BERRY: It's such a great summary of what we're seeing. The rhetoric now has been the recession is always six months away. We saw stronger- than-expected employment data for January. We have seen inflation not come down as quickly as had been expected, partly because wages have been so strong, which is great for those in the labor market but tough for tackling inflation.

The Fed's been consistent, Christine, that they're going to be data- driven. That they're going to keep looking at the information and come out showing that inflation is trending towards target. Until we start seeing that it's very difficult for the Fed to do anything other than continue on.

So it's very complicated because the fear is now becoming -- at least by the Democrats -- that the interest rate hikes will be perhaps a little too much and start tipping the economy towards a recession, which again, there seems to expectation of. But politically, nobody really wants it.

ROMANS: It's interesting. He could get hammered today for being too aggressive, and he could be hammered today for being behind the curve. I mean, you could see criticism on both sides on Capitol Hill today.


ROMANS: I wonder what you think the Fed would like to see in terms of a job market. It is still running hot here. Millions of jobs -- a record year the last two years of job creation.

What does the Fed want to see? How weak of a labor market does the Fed need to see?
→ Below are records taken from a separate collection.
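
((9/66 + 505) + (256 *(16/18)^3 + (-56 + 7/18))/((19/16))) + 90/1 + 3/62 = 3305111122/4723191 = 699.76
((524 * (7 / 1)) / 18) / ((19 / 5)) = 9170 / 171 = 53.63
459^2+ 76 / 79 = 16643875 / 79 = 210681.96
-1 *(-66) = 66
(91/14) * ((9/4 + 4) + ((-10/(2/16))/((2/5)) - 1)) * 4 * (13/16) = -131651/32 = -4114.09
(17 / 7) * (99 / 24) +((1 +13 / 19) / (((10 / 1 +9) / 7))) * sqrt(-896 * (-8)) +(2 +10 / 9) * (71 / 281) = 63.34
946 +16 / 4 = 950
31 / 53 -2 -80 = -4315 / 53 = -81.42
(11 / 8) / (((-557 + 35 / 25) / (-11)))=605 / 22224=0.03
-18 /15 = -1.20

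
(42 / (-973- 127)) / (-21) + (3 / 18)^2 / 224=4307 / 2217600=0.00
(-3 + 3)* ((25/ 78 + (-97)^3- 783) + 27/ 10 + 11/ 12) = 0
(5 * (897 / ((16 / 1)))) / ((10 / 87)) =78039 / 32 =2438.72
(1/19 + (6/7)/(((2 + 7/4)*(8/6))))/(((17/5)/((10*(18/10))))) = 2682/2261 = 1.19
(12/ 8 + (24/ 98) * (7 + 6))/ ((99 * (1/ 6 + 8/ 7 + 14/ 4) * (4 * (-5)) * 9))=-17/ 311080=-0.00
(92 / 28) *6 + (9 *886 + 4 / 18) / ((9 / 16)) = 8049194 / 567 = 14196.11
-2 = -2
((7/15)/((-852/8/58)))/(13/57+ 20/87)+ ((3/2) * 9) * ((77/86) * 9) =15007946891/138667260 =108.23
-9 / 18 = -1 / 2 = -0.50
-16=-16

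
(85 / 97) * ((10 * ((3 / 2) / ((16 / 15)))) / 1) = 19125 / 1552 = 12.32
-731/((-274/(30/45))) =731/411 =1.78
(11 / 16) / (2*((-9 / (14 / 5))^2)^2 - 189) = 26411 / 940626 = 0.03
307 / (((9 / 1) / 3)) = 307 / 3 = 102.33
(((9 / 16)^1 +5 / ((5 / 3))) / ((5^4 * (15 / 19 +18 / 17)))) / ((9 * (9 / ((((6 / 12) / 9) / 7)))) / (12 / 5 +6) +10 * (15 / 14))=42959 / 17074200000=0.00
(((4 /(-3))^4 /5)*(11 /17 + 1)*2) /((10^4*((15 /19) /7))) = 119168 /64546875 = 0.00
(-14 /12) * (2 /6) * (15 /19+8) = -1169 /342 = -3.42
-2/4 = -1/2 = -0.50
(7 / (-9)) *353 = -274.56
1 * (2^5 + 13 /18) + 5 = 679 /18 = 37.72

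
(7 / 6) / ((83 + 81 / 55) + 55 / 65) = 5005 / 366018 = 0.01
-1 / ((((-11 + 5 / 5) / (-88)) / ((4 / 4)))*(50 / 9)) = -198 / 125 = -1.58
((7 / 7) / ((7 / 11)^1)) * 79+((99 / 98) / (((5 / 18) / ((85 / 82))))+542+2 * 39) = 3005113 / 4018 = 747.91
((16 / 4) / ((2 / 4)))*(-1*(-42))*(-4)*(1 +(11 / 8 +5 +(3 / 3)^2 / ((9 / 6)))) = -10808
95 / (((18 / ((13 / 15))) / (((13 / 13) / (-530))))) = -247 / 28620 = -0.01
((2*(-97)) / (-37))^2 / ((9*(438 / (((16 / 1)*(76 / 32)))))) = 715084 / 2698299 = 0.27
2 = 2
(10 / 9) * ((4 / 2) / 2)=10 / 9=1.11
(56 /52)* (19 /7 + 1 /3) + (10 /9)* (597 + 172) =100354 /117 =857.73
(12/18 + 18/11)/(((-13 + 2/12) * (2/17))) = -1292/847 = -1.53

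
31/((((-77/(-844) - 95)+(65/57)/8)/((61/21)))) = -60648152/63826189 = -0.95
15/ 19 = 0.79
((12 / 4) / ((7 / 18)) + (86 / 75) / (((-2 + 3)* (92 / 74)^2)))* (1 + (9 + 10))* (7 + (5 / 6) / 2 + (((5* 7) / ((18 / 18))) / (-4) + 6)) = 18787876 / 23805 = 789.24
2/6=0.33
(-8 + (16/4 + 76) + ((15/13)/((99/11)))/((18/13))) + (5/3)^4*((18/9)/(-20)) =5777/81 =71.32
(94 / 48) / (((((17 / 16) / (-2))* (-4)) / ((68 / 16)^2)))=799 / 48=16.65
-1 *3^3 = -27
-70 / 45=-14 / 9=-1.56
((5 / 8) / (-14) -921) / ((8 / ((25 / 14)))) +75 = -1638125 / 12544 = -130.59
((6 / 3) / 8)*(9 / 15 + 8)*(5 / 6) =43 / 24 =1.79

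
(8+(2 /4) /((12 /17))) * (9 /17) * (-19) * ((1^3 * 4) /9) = -3971 /102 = -38.93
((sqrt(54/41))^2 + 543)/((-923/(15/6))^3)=-2789625/257916393176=-0.00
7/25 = 0.28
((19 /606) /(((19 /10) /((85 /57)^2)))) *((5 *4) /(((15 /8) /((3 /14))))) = 0.08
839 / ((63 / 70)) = 8390 / 9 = 932.22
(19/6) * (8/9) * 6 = 152/9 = 16.89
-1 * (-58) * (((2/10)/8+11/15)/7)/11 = 377/660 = 0.57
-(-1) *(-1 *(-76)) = 76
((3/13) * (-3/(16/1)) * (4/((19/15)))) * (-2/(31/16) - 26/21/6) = 36285/214396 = 0.17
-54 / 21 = -18 / 7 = -2.57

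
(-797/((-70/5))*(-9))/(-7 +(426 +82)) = -2391/2338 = -1.02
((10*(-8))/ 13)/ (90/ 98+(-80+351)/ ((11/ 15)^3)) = -130438/ 14584869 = -0.01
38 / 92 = 0.41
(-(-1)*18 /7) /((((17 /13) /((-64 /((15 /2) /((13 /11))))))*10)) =-64896 /32725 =-1.98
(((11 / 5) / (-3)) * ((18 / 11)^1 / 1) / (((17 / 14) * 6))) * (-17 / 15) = 14 / 75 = 0.19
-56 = -56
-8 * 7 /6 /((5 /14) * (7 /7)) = -392 /15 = -26.13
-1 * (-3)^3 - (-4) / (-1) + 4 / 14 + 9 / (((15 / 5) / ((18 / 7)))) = 31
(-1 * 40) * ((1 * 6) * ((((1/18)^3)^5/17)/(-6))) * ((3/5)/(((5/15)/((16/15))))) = 0.00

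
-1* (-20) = 20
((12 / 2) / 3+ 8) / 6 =5 / 3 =1.67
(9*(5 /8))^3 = 91125 /512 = 177.98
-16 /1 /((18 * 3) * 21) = -8 /567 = -0.01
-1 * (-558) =558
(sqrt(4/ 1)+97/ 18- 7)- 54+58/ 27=-2779/ 54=-51.46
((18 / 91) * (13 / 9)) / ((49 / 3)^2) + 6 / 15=33704 / 84035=0.40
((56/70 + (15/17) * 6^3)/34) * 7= 56938/1445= 39.40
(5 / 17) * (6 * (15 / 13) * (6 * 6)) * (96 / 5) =311040 / 221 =1407.42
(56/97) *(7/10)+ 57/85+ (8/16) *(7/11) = 252657/181390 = 1.39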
BERRY: Well, I think the key thing to remember Christine is that the Fed has got a dual mandate, which means that it is targeting -- yes, price stability. That's how it's phrased, meaning low inflation. It's also targeting, at the same time, maximum employment.

So there's been this narrative that unemployment has been very low and that's a bad thing. It's actually not the case. It's fine to have low unemployment or a very strong labor market if wage inflation is low. And I think what the Fed is going to try to target is getting overall prices down with little impact to total employment numbers as possible and get wage inflation down but try and keep people in jobs at the same time.

ROMANS: Yes. It's so interesting where we are right now.

Ann Berry, of Threadneedle Ventures. Happy travels to Iowa today. Nice to see you, Ann.

BERRY: Thanks, Christine.

ROMANS: All right. Next on "CNN THIS MORNING" a group of Americans kidnapped in Mexico. Was it all a mistake?


ROMANS: All right, our top of the morning, the top U.S. states for female executives.

New Mexico is number one. Forty-six percent of top executive positions are held by women there. Number two, Vermont, with 44 percent. Delaware is third with 44 percent, according to census data compiled by U.S. News & World Report. Very close there, Vermont and Delaware.

If Washington, D.C. were a state, it would top that list. Women make up 52 percent of the workforce in the District where over half of top executives -- 50.7 percent -- are women.

Tomorrow is International Women's Day.

All right, "Everything Everywhere All at Once" winning every award.


Clip from IAC Films "Everything Everywhere All at Once."


ROMANS: The hit sci-fi movie just took home the Writers Guild Award for original screenplay. It's now the fifth-ever film to sweep the top prizes from Hollywood's major guilds, which also includes the Directors Guild.